À suivre toutes ces beautés, ces juvéniles reines des mais et puis le regard de Reparate la petite sainte et le rire de Catarina la virile lavandière qui s’essuya le derrière du drapeau honni, à voir se mouvoir et s’entortiller ces femelles carnassières sous le pinceau de Gustav-Adolf Mossa (La sirène Repue), ou bien alors les menues silhouettes trépidantes sur la pellicule de Jean Vigo (À propos de Nice), on en perdrait son chemin, son missel et son latin. Saviez-vous, par exemple, que ce brave Lénine rencontra ici un officier des services secrets allemands pour financer l’avènement du bolchévisme ? Saviez-vous qu’entre les murs de l’hôtel Oasis ou de la fumerie d’opium de Lympia… ah ça, mais voilà que je ne me souviens plus, que je me perds. Était-ce Nietzche en proie au délire, était-ce Lucifer lui-même se délectant de pissalat, ou bien était-ce Apollinaire lissant sa moustache avant de partir au front, à moins que ce ne soit Gaston Leroux enquêtant sur le monstre de la Jetée-Promenade ?

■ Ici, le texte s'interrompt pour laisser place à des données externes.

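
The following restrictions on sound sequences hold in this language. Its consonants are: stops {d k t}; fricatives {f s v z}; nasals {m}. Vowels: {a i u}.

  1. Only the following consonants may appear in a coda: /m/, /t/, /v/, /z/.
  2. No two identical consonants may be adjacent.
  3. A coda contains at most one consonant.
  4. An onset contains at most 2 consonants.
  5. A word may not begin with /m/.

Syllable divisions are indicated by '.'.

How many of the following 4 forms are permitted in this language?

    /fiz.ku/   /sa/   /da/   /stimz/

/fiz.ku/ — σ1 onset /f/, coda /z/ ok; σ2 onset /k/, coda /∅/ ok → permitted
/sa/ — σ1 onset /s/, coda /∅/ ok → permitted
/da/ — σ1 onset /d/, coda /∅/ ok → permitted
/stimz/ — violates constraint 3: syllable 1 coda /mz/ has 2 consonants (> 1) → not permitted
Permitted: /fiz.ku/, /sa/, /da/ → 3.

3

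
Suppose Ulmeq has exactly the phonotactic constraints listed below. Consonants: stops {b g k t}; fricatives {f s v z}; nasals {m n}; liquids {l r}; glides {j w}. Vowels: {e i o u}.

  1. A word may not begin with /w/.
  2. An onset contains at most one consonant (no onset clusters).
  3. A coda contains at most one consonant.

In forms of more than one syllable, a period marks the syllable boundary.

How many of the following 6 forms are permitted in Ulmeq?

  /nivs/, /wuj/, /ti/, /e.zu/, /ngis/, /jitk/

/nivs/ — violates constraint 3: syllable 1 coda /vs/ has 2 consonants (> 1) → not permitted
/wuj/ — violates constraint 1: word begins with /w/ → not permitted
/ti/ — σ1 onset /t/, coda /∅/ ok → permitted
/e.zu/ — σ1 onset /∅/, coda /∅/ ok; σ2 onset /z/, coda /∅/ ok → permitted
/ngis/ — violates constraint 2: syllable 1 onset /ng/ has 2 consonants (> 1) → not permitted
/jitk/ — violates constraint 3: syllable 1 coda /tk/ has 2 consonants (> 1) → not permitted
Permitted: /ti/, /e.zu/ → 2.

2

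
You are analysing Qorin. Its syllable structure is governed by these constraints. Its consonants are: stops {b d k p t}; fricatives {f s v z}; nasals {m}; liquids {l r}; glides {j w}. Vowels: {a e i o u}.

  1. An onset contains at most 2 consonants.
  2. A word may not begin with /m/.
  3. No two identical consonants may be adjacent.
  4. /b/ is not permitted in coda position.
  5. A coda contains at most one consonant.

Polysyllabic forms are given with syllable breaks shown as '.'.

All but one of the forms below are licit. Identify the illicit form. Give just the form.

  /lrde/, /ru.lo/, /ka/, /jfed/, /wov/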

Eh, bien, c’est bien tout cela les Faulas de Nissa, et bien plus encore. De ces innombrables anecdotes où l’histoire dégrafe dans l’ombre ses portes-jarretelles jusqu’aux interrogations sur l’essence d’une identité culturelle, populaire et peuplée de fantômes aussi hilares que mélancoliques, OUI, ces Fables sont bien plus que de plaisantes affabulations ou des récits moralistes, elles sont les racines et les ailes d’une formidable légende, celle d’un pays et d’une ville qui n’a peut-être jamais existé… mais pourtant, la voix de Joan-Luc porte loin, si loin. Et tout en projetant sa Bellanda par delà l’azur des siècles, Joan-Luc laisse dériver tels de vaporeux cerfs-volants les images de tous ses êtres aimés, des plus illustres aux plus proches… son père, sa mère, sans oublier ses maîtres dont il sut retenir le meilleur, un suc d’excellence non soluble dans la médiocrité cathodique actuelle. Écoutez ce qu’il dit à Robert Laffont :

« …/… Je ne sais si nous avons pu remplir honorablement les étagères nissardes et exhausser ton vœu ? Peut-être un peu, de quoi enrichir la promenade ! De quoi relever le défi et passer le témoin de la diversité, qui sait ? Tu le savais, ce fut dur pour moi de trimbaler cette image touristique de succursale de Paris qui colle à la peau de ma Nissa. Et d’aucuns occitanistes un peu rustiques, des occitans viscéraux ne se sont pas privés de me la renvoyer. La nissardité étroite m’a tout autant pesé. Et pour cela, je suis été voir ailleurs. Aujourd’hui, je me fiche de cette sentence : je me contente d’être le bouffon universel ! Et c’est ma gloire d’avoir été le bouffon du Pape de l’occitanisme !

 

Ne nous trompons donc pas de langage. Pas question pour le poète d’encenser les aboiements revanchards de ces « imbéciles heureux qui sont nés quelque part » et ne peuvent supporter que l’on soit « autre » ou que l’on vienne simplement d’ailleurs.

« …/…

Entrer, sortir, revenir. passer des portes qui n’existent plus, qui ne sont que l’idée que nous en avions. Comment revenir dans sa ville ? Ou bien rester ? Nous y sommes trop restés et nous l’avons tout simplement perdue de vue, en suspectant les autres de se l’être accaparée. Quelle erreur ! C’est nous qui ne l’habitons plus. Mais, comme les autres, nous l’avons confondue avec son apparence.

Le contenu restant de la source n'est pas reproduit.